Hinnemann v. . Rosenback

[EDITORS' NOTE: THIS PAGE CONTAINS HEADNOTES. HEADNOTES ARE NOT AN OFFICIAL PRODUCT OF THE COURT, THEREFORE THEY ARE NOT DISPLAYED.] *Page 100 I am satisfied, after a careful examination of this case, that the referee committed no error, in admitting the parol evidence to aid in the interpretation of this contract, which can prejudice the plaintiff; and that he gave the correct construction to this agreement. The language of the contract itself favors the construction put upon it by the referee. By the terms of the contract, the defendant was to pay Hinnemann for the construction of this dwelling-house, the sum of $1,700, lawful money of the United States, and convey to him the house and lot on the corner of Mulberry and Jackson streets by deed to said Hinnemann, upon the signing of the agreement, and the house on the lot on Jefferson street, and to pay him "five hundreddollars in an order on Messrs. Woodruff Taylor, of Oswego."

It is not a reasonable construction of the contract itself to hold, that these parties meant a cash draft on Woodruff Taylor. He was to pay $1,700 in cash, and $500 in an order on Woodruff Taylor, of Oswego. The legal definition of an order does not ordinarily mean a cash draft. BOUVIER says that "an informal bill of exchange on paper which requires one person to pay or deliver to another goods on account of the maker, to a third party, is called an order." (2 Bouv. Law Dic., Little Ord. 251.) While a draft or bill of exchange is defined to be an open letter of request from, and order by, one person on another to pay a sum of money therein mentioned to a third person on demand, or at a future time therein specified (1 Bouv. Law. Dic. 189), a draft at the present day is the common term for a bill of exchange. (1 Burr. Law Dic. 401.) The title "draft" or "draft *Page 101 and bill of exchange" are used indiscriminately. Edwards says the bill of exchange, popularly termed a draft, is in the form of an open letter directing, to whom it is addressed, to pay the sum of money therein specified to a third person named in the instrument, on account of the writer or person by whom it is drawn. (Edw. on Bills and Prom. Notes, 41; Chitty on Bills, 130, 154.) It must be payable in money. (Thompson v. Sloan, 23 W., 73; Cook v. Satterlee, 6 Cow. 108; 5 id. 186.) Not so with an order; the more common definition is that given by BOUVIER as an order to pay goods on account of the maker to a third person.

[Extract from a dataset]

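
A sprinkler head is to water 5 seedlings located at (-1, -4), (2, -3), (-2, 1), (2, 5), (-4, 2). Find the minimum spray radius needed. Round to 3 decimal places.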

It was only necessary in this case to prove that Woodruff Taylor were manufacturers of these articles, necessarily used at house building, to raise a reasonable presumption that it was the intention of these parties that this order should be for such articles, especially, it was proved that these parties knew that such was the business of Woodruff Taylor. We cannot shut our eyes to the fact, that the plaintiff was, in this agreement, entering into a contract to build a dwelling-house for the defendant, when these very materials would be required in its construction, and when we add to this, the fact, that the defendant in the contract agreed to pay $1,700 in cash, and an order on Woodruff Taylor for $500; the presumption is very strong, that this order did not mean a cash draft on them. To my mind it is clear. Be this as it may, if the matter was left in doubt, it was certainly competent to remove it, by the parol evidence in the case. The rule is a common one, to receive evidence external to the contract in aid of the interpretation of its language. Such evidence, however, cannot be received to contradict or vary the terms of a written contract, and where the instrument has a settled legal meaning, its construction is not open to parol evidence. (2 Parsons on Contracts, 63.) But where, as in this case, the order may mean a money order, or an order payable in these kind of building materials, there can be no doubt that the interpretation of the language of the contract may be aided by extrinsic evidence, showing the intention of the parties in the use of the language *Page 102 in the particular instrument. (2 Parsons on Contracts, 76.)

I am quite inclined to the opinion, that it was not competent for the defendant to prove that he held a note or due-bill made by Woodruff Taylor, payable in these materials. Its admission, however, affords no ground for granting a new trial, for the case is too clear for the defendant, without this evidence, to be doubted. If this evidence were out of the case, the finding must have been the same, and were the finding otherwise, it would be erroneous.

The judgment of the Supreme Court must be affirmed.